John Key dan Pandemi Premanisme di Indonesia

Oleh: Ali Mustofa
Penulis adalah Analis CIIA (The Community Of Ideological Islamic Analyst)

Akhirnya John Key sang Gengster harus menerima pil pahit ketika kaki kanannya disasar peluru dari moncong senapan seorang aparat kepolisian. Polisi menangkap John Key karena terkait kasus pembunuhan bos PT Sanex Steel Indonesia, Tan Harry Tantono di sebuah sofa kamar Hotel Swiss-belhotel, Sawah Besar, Jakarta Pusat, pada Kamis 26 Januari 2012 malam. (vivanews 18/02). Selain terjerat kasus pembunuhan, salah satu penguasa bawah tanah di Jakarata ini juga terjerat kasus Narkoba.


Kajadian ini kembali membuka mata publik akan pandemi premanisme di Indonesia. Premanisme memang acapkali menimbulkan keresahan ditengah-tengah masyarakat. Suatu hal yang sejatinya tidak hanya terjadi di kota besar seperti di Jakarta, melainkan marak pula di pelosok-pelosok desa. Namun bedanya kalau di Jakarta kasus premanisme telah memiliki nilai historis yang begitu panjang dan tampak lebih dahsyat.

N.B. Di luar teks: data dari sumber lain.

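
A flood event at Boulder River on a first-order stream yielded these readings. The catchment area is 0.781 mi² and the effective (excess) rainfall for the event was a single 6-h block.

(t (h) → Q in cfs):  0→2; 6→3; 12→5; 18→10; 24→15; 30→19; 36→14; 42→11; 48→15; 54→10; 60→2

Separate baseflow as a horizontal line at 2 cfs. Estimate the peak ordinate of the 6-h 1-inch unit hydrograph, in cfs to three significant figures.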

Perhatian utama dari sejarah sosial ini ialah bagaimana masyarakat mempertahankan dirinya, mengatur hubungan sesamanya (seperti status dan wibawa) dan bagaimana pula memecahkan masalah dalam berhadapan dengan lingkungannya (alamiah atau sosial) dan dengan tetangga.(Agus Mulyana, Suatu Tinjauan Historiografi).

Menurut E.J Habsbown, kelahiran kelompok bandit (preman. pen) ini, khususnya di Jakarta tidak lepas dari proses sejarah kota Jakarta itu sendiri sebagai kotanya kaum pendatang. (Gejolak Revolusi di Jakarta 1945-1949 Pergulatan Antara Otonomi dan Hegemon, penerbit Grafiti).

Peta Premanisme sendiri sebagaimana di tulis Jerome Tedie (2009), dibagi menjadi sekitar 15 etnik kesukuan, diantaranya ialah Batak, Palembang, Padang, Banten, Demak, Jepara, Surabaya, Madura, Makasar, Maluku, dan Papua. Pun memiliki spesialisasi masing-masing yakni ada yang spesialis pencuri atau pencopet, menodong dan menjambret, menipu, dan tukang pukul. (Wilayah kekerasan di Jakarta, Jerome Tedie)

Secara definitif, preman memiliki beberapa arti, dalam kamus Wikipedia, kata preman berasal dari bahasa Belanda vrijman = orang bebas, merdeka dan isme = aliran. sebutan pejoratif yang sering digunakan untuk merujuk kepada kegiatan sekelompok orang yang mendapatkan penghasilannya terutama dari pemerasan kelompok masyarakat lain. Di dalam kamus Bahasa Indonesia, preman salah satunya diartikan sebagai orang jahat (yang suka memeras dan melakukan kejahatan).

Terminologi Premanisme sendiri pada dewasa ini semakin komplek, seperti halnya premanisme hukum yakni orang yang memperalat atau mempermainkan hukum, premanisme politik yakni pihak yang memperalat atau melakukan kejahatan politik untuk kepentingan dirinya atau golongannya, dll.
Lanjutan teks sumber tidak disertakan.